Healthcare data has become a great concern in the academic world and in industry. The deployment of electronic health records (EHRs) and healthcare-related services on cloud platforms will reduce the cost and complexity of handling and integrating medical records while improving efficiency and accuracy. To make effective use of advanced features such as high availability, reliability, and scalability of Cloud services, EHRs have to be stored in the clouds. By exposing EHRs in an outsourced environment, however, a number of serious issues related to data security and privacy, distribution and processing such as the loss of the controllability, different data formats and sizes, the leakage of sensitive information in processing, sensitive-delay requirements has been naturally raised. Many attempts have been made to address the above concerns, but most of the attempts tackled only some aspects of the problem. Encryption mechanisms can resolve the data security and privacy requirements but introduce intensive computing overheads as well as complexity in key distribution. Data is not guaranteed being protected when it is moved from one cloud to another because clouds may not use equivalent protection schemes. Sensitive data is being processed at only private clouds without sufficient resources. Consequently, Cloud computing has not been widely adopted by healthcare providers and users. Protecting and managing health data efficiently in many aspects is still an open question for current research.
In this dissertation, we investigate data security and efficient management of big health data in cloud environments. Regarding data security, we establish an active data protection framework to protect data; we investigate a new approach for data mobility; we propose trusted evaluation for cloud resources in processing sensitive data. For efficient management, we investigate novel schemes and models in both Cloud computing and Fog computing for data distribution and data processing to handle the rapid growth of data, higher security on demand, and delay requirements.
The novelty of this work lies in the novel data mobility management model for data protection, the efficient distribution scheme for a large-scale of EHRs, and the trust-based scheme in security and processing. The contributions of this thesis can be summarized according to data security and efficient data management.
On data security, we propose a data mobility management model to protect data when it is stored and moved in clouds. We suggest a trust-based scheduling scheme for big data processing with MapReduce to fulfil both privacy and performance issues in a cloud environment.
• The data mobility management introduces a new location data structure into an active data framework, a Location Registration Database (LRD), protocols for establishing a clone supervisor and a Mobility Service (MS) to handle security and privacy requirements effectively. The model proposes a novel security approach for data mobility and leads to the introduction of a new Data Mobility as a Service (DMaaS) in the Cloud.
• The Trust-based scheduling scheme investigates a novel composite trust metric and a real-time trust evaluation for cloud resources to provide the highest trust execution on sensitive data. The proposed scheme introduces a new approach for big data processing to meet with high security requirements.
On the efficient data management, we propose a novel Hash-Based File Clustering (HBFC) scheme and data replication management model to distribute, store and retrieve EHRs efficiently. We propose a data protection model and a task scheduling scheme which is Region-based for Fog and Cloud to address security and local performance issues.

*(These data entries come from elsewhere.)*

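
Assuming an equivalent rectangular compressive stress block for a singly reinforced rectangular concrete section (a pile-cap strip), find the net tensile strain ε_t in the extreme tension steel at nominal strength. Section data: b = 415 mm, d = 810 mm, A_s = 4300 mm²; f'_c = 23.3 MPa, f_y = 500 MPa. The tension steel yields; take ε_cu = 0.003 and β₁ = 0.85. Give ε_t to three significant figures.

ε_t ≈ 0.00490

a = A_s f_y/(0.85 f'_c b) = 261.59 mm.
β₁ = 0.85, so c = a/β₁ = 261.59/0.85 = 307.75 mm.
From the linear strain diagram with ε_cu = 0.003: ε_t = 0.003 (d − c)/c = 0.003 × (810 − 307.75)/307.75 = 0.00490.
ε_t is between 0.004 and 0.005 — transition zone.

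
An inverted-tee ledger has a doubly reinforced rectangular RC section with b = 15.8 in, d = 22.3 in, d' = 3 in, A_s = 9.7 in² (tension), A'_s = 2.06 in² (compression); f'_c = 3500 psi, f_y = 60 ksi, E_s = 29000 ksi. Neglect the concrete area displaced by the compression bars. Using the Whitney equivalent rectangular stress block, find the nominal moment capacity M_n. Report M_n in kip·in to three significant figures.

Assume both steels yield.
a = (A_s − A'_s) f_y/(0.85 f'_c b) = (9.7 − 2.06) × 60/(0.85 × 3.5 × 15.8) = 9.752 in.
c = a/β₁ = 9.752/0.85 = 11.473 in; ε'_s = 0.003(c − d')/c = 0.0022 ≥ ε_y = 0.0021, so the compression steel yields.
M_n = (A_s − A'_s) f_y (d − a/2) + A'_s f_y (d − d') = 458.4 × (22.3 − 4.876) + 123.6 × (22.3 − 3) = 7987.2 + 2385.5 = 10372.7 kip·in.

M_n ≈ 10400 kip·in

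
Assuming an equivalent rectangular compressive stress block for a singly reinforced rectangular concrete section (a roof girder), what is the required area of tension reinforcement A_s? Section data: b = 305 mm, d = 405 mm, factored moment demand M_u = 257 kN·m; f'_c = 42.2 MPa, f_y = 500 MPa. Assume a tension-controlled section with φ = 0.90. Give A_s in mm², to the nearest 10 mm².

A_s ≈ 1540 mm²

M_n = M_u/φ = 257/0.90 = 285.556 kN·m.
With M_n = 0.85 f'_c a b (d − a/2), solve the quadratic for a:
a = d − √(d² − 2M_n/(0.85 f'_c b)) = 405 − √(405² − 2 × 285.556×10⁶/(0.85 × 42.2 × 305)) = 70.60 mm.
A_s = 0.85 f'_c a b / f_y = 0.85 × 42.2 × 70.60 × 305 / 500 = 1544.8 mm².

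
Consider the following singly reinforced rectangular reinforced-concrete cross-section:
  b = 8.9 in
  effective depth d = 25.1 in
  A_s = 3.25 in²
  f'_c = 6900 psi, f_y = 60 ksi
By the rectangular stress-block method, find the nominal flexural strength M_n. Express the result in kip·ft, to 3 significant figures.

T = A_s f_y = 3.25 × 60 = 195 kips.
a = T/(0.85 f'_c b) = 195/(0.85 × 6.9 × 8.9) = 3.736 in.
M_n = T(d − a/2) = 195 × (25.1 − 1.868) = 4530.2 kip·in = 4530.2/12 = 377.52 kip·ft.

M_n ≈ 378 kip·ft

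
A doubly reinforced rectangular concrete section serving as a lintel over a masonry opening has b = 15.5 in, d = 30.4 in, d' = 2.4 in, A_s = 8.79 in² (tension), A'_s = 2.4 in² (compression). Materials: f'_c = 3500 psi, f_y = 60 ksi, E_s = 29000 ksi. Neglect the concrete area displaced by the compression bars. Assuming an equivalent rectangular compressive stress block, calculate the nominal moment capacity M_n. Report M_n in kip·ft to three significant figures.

M_n ≈ 1170 kip·ft

Assume both steels yield.
a = (A_s − A'_s) f_y/(0.85 f'_c b) = (8.79 − 2.4) × 60/(0.85 × 3.5 × 15.5) = 8.314 in.
c = a/β₁ = 8.314/0.85 = 9.781 in; ε'_s = 0.003(c − d')/c = 0.0023 ≥ ε_y = 0.0021, so the compression steel yields.
M_n = (A_s − A'_s) f_y (d − a/2) + A'_s f_y (d − d') = 383.4 × (30.4 − 4.157) + 144 × (30.4 − 2.4) = 10061.6 + 4032.0 = 14093.6 kip·in = 14093.6/12 = 1174.47 kip·ft.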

• The HBFC scheme innovatively utilizes hash functions to cluster files in defined clusters such that data can be stored and retrieved quickly while maintaining the workload balance efficiently. The scheme introduces a new clustering mechanism in managing a large-scale of EHRs to deliver healthcare services effectively in the cloud environment.
• The trust-based scheduling model uses the proposed trust metric for task scheduling with MapReduce. It not only provides maximum trust execution but also increases resource utilization significantly. The model suggests a new trust-oriented scheduling mechanism between tasks and resources with MapReduce.
• We introduce a novel concept “Region” in Fog computing to handle the data security and local performance issues effectively. The proposed model provides a novel Fog-based Region approach to handle security and local performance requirements.
We implement and evaluate our proposed models and schemes intensively based on both real infrastructures and simulators. The outcomes demonstrate the feasibility and the efficiency of our research in this thesis. By proposing innovative concepts, metrics, algorithms, models, and services, the significant contributions of this thesis enable both healthcare providers and users to adopt cloud services widely, and allow significant improvements in providing better healthcare services.